S2 -  Optical Slave mode, the sequel. In this more the YN560 flash will ignore your E-TTL pre-flashes and only fire for the real thing.  If you are using your triggering flash in the E-TTL mode and won't set the YN560 flash to S2 mode, the pre-flash, designed to meter the lighting, will trigger the YN560 and so your triggering flash will evaluate the lighting incorrectly (As demonstrated below).

Left: Flash in S1 Mode; Right: Flash in S2 Mode

I don't really use E-TTL mode when working with several strobes, but It's a nice option and it works. Same option is also available on the LP160.

Multi - In this mode the flash will fire a series of flashes at a predefined frequency. A nice option my LP160 doesn't have (I guess it was borrowed from the Canon along with the design).

UPDATE: One issue I noticed is that the flash does not work it dual triggering mode. If You set the flash in S1 mode and attach a trigger to it's hotshoe, the flash will not be triggered from the hotshoe. It's not a big issue but it's useful for occasions when you want to improve your chances of syncing a far away strobe (This is an excellent example that comes to mind).

So far I only had a few opportunities to use it, but I'm really impressed by this little flash. Bang for buck, it's a winner and having a third flash without selling vital organs is always a plus (You could say I'm quite attached to my vital organs).
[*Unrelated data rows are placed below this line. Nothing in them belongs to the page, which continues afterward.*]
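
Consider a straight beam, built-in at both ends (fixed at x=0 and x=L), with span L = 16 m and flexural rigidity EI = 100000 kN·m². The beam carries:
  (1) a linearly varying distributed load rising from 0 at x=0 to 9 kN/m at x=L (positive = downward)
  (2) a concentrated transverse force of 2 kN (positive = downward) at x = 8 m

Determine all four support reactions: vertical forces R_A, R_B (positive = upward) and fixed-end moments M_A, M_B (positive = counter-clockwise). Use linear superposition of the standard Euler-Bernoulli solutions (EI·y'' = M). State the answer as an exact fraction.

R_A = 113/5 kN, M_A = 404/5 kN·m, R_B = 257/5 kN, M_B = -596/5 kN·m

Load 1 — triangular load w₀=9 kN/m (0→w₀ over full span):
  R_A = 3w₀L/20 = 3·9·16/20 = 108/5 kN
  M_A = w₀L²/30 = 9·16²/30 = 384/5 kN·m
  R_B = 7w₀L/20 = 7·9·16/20 = 252/5 kN
  M_B = -w₀L²/20 = -9·16²/20 = -576/5 kN·m
Load 2 — point force P=2 kN at a=8 m (b=L-a=8):
  R_A = Pb²(3a+b)/L³ = 2·8²·(3·8+8)/16³ = 1 kN
  M_A = Pab²/L² = 2·8·8²/16² = 4 kN·m
  R_B = Pa²(a+3b)/L³ = 2·8²·(8+3·8)/16³ = 1 kN
  M_B = -Pa²b/L² = -2·8²·8/16² = -4 kN·m
Superposition: R_A = 113/5 kN, M_A = 404/5 kN·m, R_B = 257/5 kN, M_B = -596/5 kN·m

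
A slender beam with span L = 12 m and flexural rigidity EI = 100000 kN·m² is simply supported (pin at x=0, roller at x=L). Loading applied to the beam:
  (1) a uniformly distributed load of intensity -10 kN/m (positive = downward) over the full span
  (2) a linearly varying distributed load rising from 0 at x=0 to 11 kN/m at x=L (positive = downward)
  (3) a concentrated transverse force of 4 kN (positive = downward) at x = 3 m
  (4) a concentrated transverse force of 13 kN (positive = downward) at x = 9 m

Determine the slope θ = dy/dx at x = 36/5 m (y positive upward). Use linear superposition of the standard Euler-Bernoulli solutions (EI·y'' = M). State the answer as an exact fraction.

Load 1 — uniform load w=-10 kN/m over full span:
  θ_1 = -w(L³-6Lx²+4x³)/(24EI) = -(-10)·(12³-6·12·(36/5)²+4·(36/5)³)/(24·100000) = -333/156250 rad
Load 2 — triangular load w₀=11 kN/m (0→w₀ over full span):
  θ_2 = -w₀(7L⁴-30L²x²+15x⁴)/(360LEI) = -11·(7·12⁴-30·12²·(36/5)²+15·(36/5)⁴)/(360·12·100000) = 1914/1953125 rad
Load 3 — point force P=4 kN at a=3 m (b=L-a=9):
  θ_3 = -Pa(2L²-6Lx+3x²+a²)/(6LEI)  [x>a] = -4·3·(2·12²-6·12·(36/5)+3·(36/5)²+3²)/(6·12·100000) = 549/5000000 rad
Load 4 — point force P=13 kN at a=9 m (b=L-a=3):
  θ_4 = -Pb(L²-b²-3x²)/(6LEI)  [x≤a] = -13·3·(12²-3²-3·(36/5)²)/(6·12·100000) = 2223/20000000 rad
Superposition: θ = Σ θ_i = -465141/500000000 rad ≈ -0.000930 rad

θ(36/5) = -465141/500000000 rad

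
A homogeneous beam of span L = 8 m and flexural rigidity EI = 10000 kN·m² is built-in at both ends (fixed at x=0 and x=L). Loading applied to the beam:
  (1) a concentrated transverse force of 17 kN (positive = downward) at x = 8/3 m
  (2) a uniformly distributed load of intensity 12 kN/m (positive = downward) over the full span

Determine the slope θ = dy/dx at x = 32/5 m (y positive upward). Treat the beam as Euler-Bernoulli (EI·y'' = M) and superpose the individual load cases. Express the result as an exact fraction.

θ(32/5) = 12578/2109375 rad

Load 1 — point force P=17 kN at a=8/3 m (b=L-a=16/3):
  θ_1 = Pa²(L-x)(2bL-(3b+a)(L-x))/(2L³EI)  [x>a] = 17·(8/3)²·(8-(32/5))·(2·(16/3)·8-(3·(16/3)+(8/3))·(8-(32/5)))/(2·8³·10000) = 442/421875 rad
Load 2 — uniform load w=12 kN/m over full span:
  θ_2 = -wx(L-x)(L-2x)/(12EI) = -12·(32/5)·(8-(32/5))·(8-2·(32/5))/(12·10000) = 384/78125 rad
Superposition: θ = Σ θ_i = 12578/2109375 rad ≈ 0.005963 rad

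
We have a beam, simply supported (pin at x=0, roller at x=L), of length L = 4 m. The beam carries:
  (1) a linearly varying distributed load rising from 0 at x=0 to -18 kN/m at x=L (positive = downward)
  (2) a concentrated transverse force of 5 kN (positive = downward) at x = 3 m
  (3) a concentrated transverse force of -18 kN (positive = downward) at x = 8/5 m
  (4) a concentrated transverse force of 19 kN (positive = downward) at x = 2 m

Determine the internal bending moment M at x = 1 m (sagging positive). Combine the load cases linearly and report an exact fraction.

Load 1 — triangular load w₀=-18 kN/m (0→w₀ over full span):
  M_1 = w₀Lx/6 - w₀x³/(6L) = (-18)·4·1/6 - (-18)·1³/(6·4) = -45/4 kN·m
Load 2 — point force P=5 kN at a=3 m (b=L-a=1):
  M_2 = Pbx/L  [x≤a] = 5·1·1/4 = 5/4 kN·m
Load 3 — point force P=-18 kN at a=8/5 m (b=L-a=12/5):
  M_3 = Pbx/L  [x≤a] = (-18)·(12/5)·1/4 = -54/5 kN·m
Load 4 — point force P=19 kN at a=2 m (b=L-a=2):
  M_4 = Pbx/L  [x≤a] = 19·2·1/4 = 19/2 kN·m
Superposition: M = Σ M_i = -113/10 kN·m ≈ -11.300000 kN·m

M(1) = -113/10 kN·m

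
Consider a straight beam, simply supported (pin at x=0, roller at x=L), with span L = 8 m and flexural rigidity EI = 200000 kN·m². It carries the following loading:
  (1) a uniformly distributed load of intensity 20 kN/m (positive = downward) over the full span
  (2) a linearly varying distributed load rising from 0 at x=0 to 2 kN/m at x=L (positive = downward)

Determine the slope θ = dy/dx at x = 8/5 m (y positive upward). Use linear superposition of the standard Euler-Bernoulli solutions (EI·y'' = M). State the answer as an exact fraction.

θ(8/5) = -31156/17578125 rad

Load 1 — uniform load w=20 kN/m over full span:
  θ_1 = -w(L³-6Lx²+4x³)/(24EI) = -20·(8³-6·8·(8/5)²+4·(8/5)³)/(24·200000) = -132/78125 rad
Load 2 — triangular load w₀=2 kN/m (0→w₀ over full span):
  θ_2 = -w₀(7L⁴-30L²x²+15x⁴)/(360LEI) = -2·(7·8⁴-30·8²·(8/5)²+15·(8/5)⁴)/(360·8·200000) = -1456/17578125 rad
Superposition: θ = Σ θ_i = -31156/17578125 rad ≈ -0.001772 rad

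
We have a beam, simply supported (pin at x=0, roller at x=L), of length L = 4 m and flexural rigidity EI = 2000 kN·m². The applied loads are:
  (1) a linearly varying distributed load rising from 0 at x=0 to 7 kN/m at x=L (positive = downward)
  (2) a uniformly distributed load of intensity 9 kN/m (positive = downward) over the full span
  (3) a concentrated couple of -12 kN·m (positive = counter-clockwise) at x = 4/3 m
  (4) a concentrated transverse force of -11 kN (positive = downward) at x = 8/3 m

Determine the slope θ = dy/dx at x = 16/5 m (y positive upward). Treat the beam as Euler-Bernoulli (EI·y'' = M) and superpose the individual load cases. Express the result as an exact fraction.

θ(16/5) = 141751/12656250 rad

Load 1 — triangular load w₀=7 kN/m (0→w₀ over full span):
  θ_1 = -w₀(7L⁴-30L²x²+15x⁴)/(360LEI) = -7·(7·4⁴-30·4²·(16/5)²+15·(16/5)⁴)/(360·4·2000) = 5299/1406250 rad
Load 2 — uniform load w=9 kN/m over full span:
  θ_2 = -w(L³-6Lx²+4x³)/(24EI) = -9·(4³-6·4·(16/5)²+4·(16/5)³)/(24·2000) = 297/31250 rad
Load 3 — applied couple M₀=-12 kN·m at a=4/3 m (b=L-a=8/3):
  θ_3 = (M₀x²/(2L)-M₀(x-a)+C₁)/EI  [x>a] with C₁=M₀(3b²-L²)/(6L)=-8/3 = ((-12)·(16/5)²/(2·4)-(-12)·((16/5)-(4/3))+(-8/3))/2000 = 41/18750 rad
Load 4 — point force P=-11 kN at a=8/3 m (b=L-a=4/3):
  θ_4 = -Pa(2L²-6Lx+3x²+a²)/(6LEI)  [x>a] = -(-11)·(8/3)·(2·4²-6·4·(16/5)+3·(16/5)²+(8/3)²)/(6·4·2000) = -1078/253125 rad
Superposition: θ = Σ θ_i = 141751/12656250 rad ≈ 0.011200 rad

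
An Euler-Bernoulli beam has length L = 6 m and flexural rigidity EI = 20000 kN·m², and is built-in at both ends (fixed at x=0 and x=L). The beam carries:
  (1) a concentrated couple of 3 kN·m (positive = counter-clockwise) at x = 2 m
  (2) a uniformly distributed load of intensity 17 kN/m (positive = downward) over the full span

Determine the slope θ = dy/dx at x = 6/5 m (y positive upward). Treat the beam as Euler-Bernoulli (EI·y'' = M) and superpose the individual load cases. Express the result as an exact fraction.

θ(6/5) = -903/625000 rad

Load 1 — applied couple M₀=3 kN·m at a=2 m (b=L-a=4):
  θ_1 = (R_Ax²/2 - M_Ax)/EI  [x≤a] with R_A=2/3, M_A=0 = ((2/3)·(6/5)²/2 - 0·(6/5))/20000 = 3/125000 rad
Load 2 — uniform load w=17 kN/m over full span:
  θ_2 = -wx(L-x)(L-2x)/(12EI) = -17·(6/5)·(6-(6/5))·(6-2·(6/5))/(12·20000) = -459/312500 rad
Superposition: θ = Σ θ_i = -903/625000 rad ≈ -0.001445 rad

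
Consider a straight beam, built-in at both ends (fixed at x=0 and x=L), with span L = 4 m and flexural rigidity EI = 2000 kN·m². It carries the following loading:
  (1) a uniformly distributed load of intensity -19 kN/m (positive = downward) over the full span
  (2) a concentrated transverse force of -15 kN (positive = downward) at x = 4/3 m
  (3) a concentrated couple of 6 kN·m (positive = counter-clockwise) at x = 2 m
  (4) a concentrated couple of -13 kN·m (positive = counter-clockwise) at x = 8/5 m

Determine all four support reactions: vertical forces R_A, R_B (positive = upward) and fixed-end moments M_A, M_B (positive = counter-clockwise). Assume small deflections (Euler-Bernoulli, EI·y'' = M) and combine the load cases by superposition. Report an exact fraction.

Load 1 — uniform load w=-19 kN/m over full span:
  R_A = wL/2 = (-19)·4/2 = -38 kN
  M_A = wL²/12 = (-19)·4²/12 = -76/3 kN·m
  R_B = wL/2 = (-19)·4/2 = -38 kN
  M_B = -wL²/12 = -(-19)·4²/12 = 76/3 kN·m
Load 2 — point force P=-15 kN at a=4/3 m (b=L-a=8/3):
  R_A = Pb²(3a+b)/L³ = (-15)·(8/3)²·(3·(4/3)+(8/3))/4³ = -100/9 kN
  M_A = Pab²/L² = (-15)·(4/3)·(8/3)²/4² = -80/9 kN·m
  R_B = Pa²(a+3b)/L³ = (-15)·(4/3)²·((4/3)+3·(8/3))/4³ = -35/9 kN
  M_B = -Pa²b/L² = -(-15)·(4/3)²·(8/3)/4² = 40/9 kN·m
Load 3 — applied couple M₀=6 kN·m at a=2 m (b=L-a=2):
  R_A = 6M₀ab/L³ = 6·6·2·2/4³ = 9/4 kN
  M_A = M₀b(2a-b)/L² = 6·2·(2·2-2)/4² = 3/2 kN·m
  R_B = -6M₀ab/L³ = -6·6·2·2/4³ = -9/4 kN
  M_B = M₀a(2b-a)/L² = 6·2·(2·2-2)/4² = 3/2 kN·m
Load 4 — applied couple M₀=-13 kN·m at a=8/5 m (b=L-a=12/5):
  R_A = 6M₀ab/L³ = 6·(-13)·(8/5)·(12/5)/4³ = -117/25 kN
  M_A = M₀b(2a-b)/L² = (-13)·(12/5)·(2·(8/5)-(12/5))/4² = -39/25 kN·m
  R_B = -6M₀ab/L³ = -6·(-13)·(8/5)·(12/5)/4³ = 117/25 kN
  M_B = M₀a(2b-a)/L² = (-13)·(8/5)·(2·(12/5)-(8/5))/4² = -104/25 kN·m
Superposition: R_A = -46387/900 kN, M_A = -15427/450 kN·m, R_B = -35513/900 kN, M_B = 12203/450 kN·m

R_A = -46387/900 kN, M_A = -15427/450 kN·m, R_B = -35513/900 kN, M_B = 12203/450 kN·m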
It's reliability over time is still a concern, and one I'll have to test over time.

Another version of the saying (this time I did come across it in English) is "Buy cheap, Buy twice". The thing is this flashes are cheap enough to buy twice (actually more like 7) and still spend less than 1 Canon flash, which costs  here 2200 NIS (over 600$) - Crazy expensive. Sure the Canon flash gives you TTL, focust assist beam and some other advanced features, but if you're in need of a simple of camera flash this is an excellent choice.

Did you have a different experience with the YN-560 II? Share It in the comments below.

While writing this review I found that since I ordered my flash, Yongnuo already released the YN-560III. The YN-560 III is unsurprisingly a follow-up to the YN-560 II, but this time comes with RF-602 and RF-603 2.4G compatible radio receivers built-in to the unit. According to the spec. it supports 16 channels of wireless, with a range of up to 100m. It's a nice feature to add and I really appreciate the company is now building new products that a compatible with their older ones.

Also, while writing the review (Yes, I was slow writing it...), David Hobby reviewed LumoPro's LP180 flash. Looks pretty awesome! The LP160 flash was great flash and I'm really happy with. At 200$ their 3rd generation flash looks like a great deal (guessing it's gonna cost around 1000NIS here).